For their study, the researchers carried out transcriptome analysis and knockout screening of genes expressed preferentially at early stages of plant infection by both a wild type S. sclerotiorum strain, and a genetically defined oxalate-minus mutant. “The oxalate-minus mutant was included in the analysis because it retained pathogenicity despite previous claims that oxalic acid is the primary pathogenicity determinant,” the team explained.

Chen said the key to identifying the protein SsPINE1—Sclerotinia sclerotiorum PGIP-inactivating effector 1—was looking outside the cells. “We found it by looking at the materials excreted by the fungus,” he said. “And there it was. When we found this protein, SsPINE1, which interacted with PGIP, it made sense.”

Lab tests with Sclerotinia in which SsPINE1 had been deleted confirmed that the protein was responsible for permitting the fungus to bypass plants’ PGIP defenses. The experiments showed that SsPINE1 knockouts were dramatically less virulent than Sclerotinia that produced the protein.

The discovery of SsPINE1 has opened new avenues to investigate for controlling white mold stem rot pathogens, including the potential to develop more effective targeted breeding to make plants naturally resistant to sclerotinia diseases.
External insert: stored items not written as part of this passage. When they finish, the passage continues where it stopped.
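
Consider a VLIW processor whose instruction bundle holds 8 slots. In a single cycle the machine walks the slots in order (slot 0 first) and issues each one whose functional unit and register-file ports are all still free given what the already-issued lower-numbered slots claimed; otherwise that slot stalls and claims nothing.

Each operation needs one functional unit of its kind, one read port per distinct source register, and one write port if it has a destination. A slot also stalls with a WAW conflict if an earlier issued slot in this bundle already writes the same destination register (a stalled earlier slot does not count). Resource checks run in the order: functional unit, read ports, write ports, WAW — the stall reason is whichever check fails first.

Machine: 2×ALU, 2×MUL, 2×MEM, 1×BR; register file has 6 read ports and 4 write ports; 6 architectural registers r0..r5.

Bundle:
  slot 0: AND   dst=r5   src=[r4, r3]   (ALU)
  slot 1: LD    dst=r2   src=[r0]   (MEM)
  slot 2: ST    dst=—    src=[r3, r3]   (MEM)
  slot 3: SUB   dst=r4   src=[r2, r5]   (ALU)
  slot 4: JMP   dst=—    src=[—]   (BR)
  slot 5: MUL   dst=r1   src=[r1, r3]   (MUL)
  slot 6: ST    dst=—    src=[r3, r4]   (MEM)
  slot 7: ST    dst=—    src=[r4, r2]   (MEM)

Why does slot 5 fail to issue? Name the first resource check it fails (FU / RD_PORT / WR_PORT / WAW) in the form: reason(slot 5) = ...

reason(slot 5) = RD_PORT

[0] ALU needs rd=2 wr=1: ok; after: ALU=1 MUL=2 MEM=2 BR=1, R=4, W=3
[1] MEM needs rd=1 wr=1: ok; after: ALU=1 MUL=2 MEM=1 BR=1, R=3, W=2
[2] MEM needs rd=1 wr=0: ok; after: ALU=1 MUL=2 MEM=0 BR=1, R=2, W=2
[3] ALU needs rd=2 wr=1: ok; after: ALU=0 MUL=2 MEM=0 BR=1, R=0, W=1
[4] BR needs rd=0 wr=0: ok; after: ALU=0 MUL=2 MEM=0 BR=0, R=0, W=1
[5] MUL needs rd=2 wr=1: RD_PORT; after: ALU=0 MUL=2 MEM=0 BR=0, R=0, W=1
[6] MEM needs rd=2 wr=0: FU; after: ALU=0 MUL=2 MEM=0 BR=0, R=0, W=1
[7] MEM needs rd=2 wr=0: FU; after: ALU=0 MUL=2 MEM=0 BR=0, R=0, W=1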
The team’s reported research also confirmed that other related fungal pathogens use this counterstrategy, a finding that only serves to make the discovery even more important.

The “battle” between fungal PGs and plant PGIPs has been well documented since the discovery of PGIP, and has been thought to be “one-on-one engagement,” the scientists noted. The newly reported results introduce SsPINE1 as what they describe as “a third player … in the PG-PGIP battleground.” As the investigators further pointed out, current efforts in deploying PGIPs for improving plant resistance focus on boosting the expression of known PGIPs, as well as identifying or engineering novel PGIPs with enhanced potency and utility against a broader range of PGs. “Now with the knowledge of PGIP counter-inhibitors such as SsPINE1, newly engineered PGIPs that can avoid the recognition by SsPINE1 could be deployed for effective breeding of resistance plants against PINE1-possessing necrotrophic fungal pathogens,” they suggested.

The research is part of the National Sclerotinia Initiative, a multiorganization effort that ARS created to counterattack S. sclerotiorum because the fungus does so much damage around the world. The research team also included scientists from USDA-ARS, WSU, Northwestern A&F University in Shaanxi, China, Wuhan Polytechnic University, and Huazhong Agricultural University.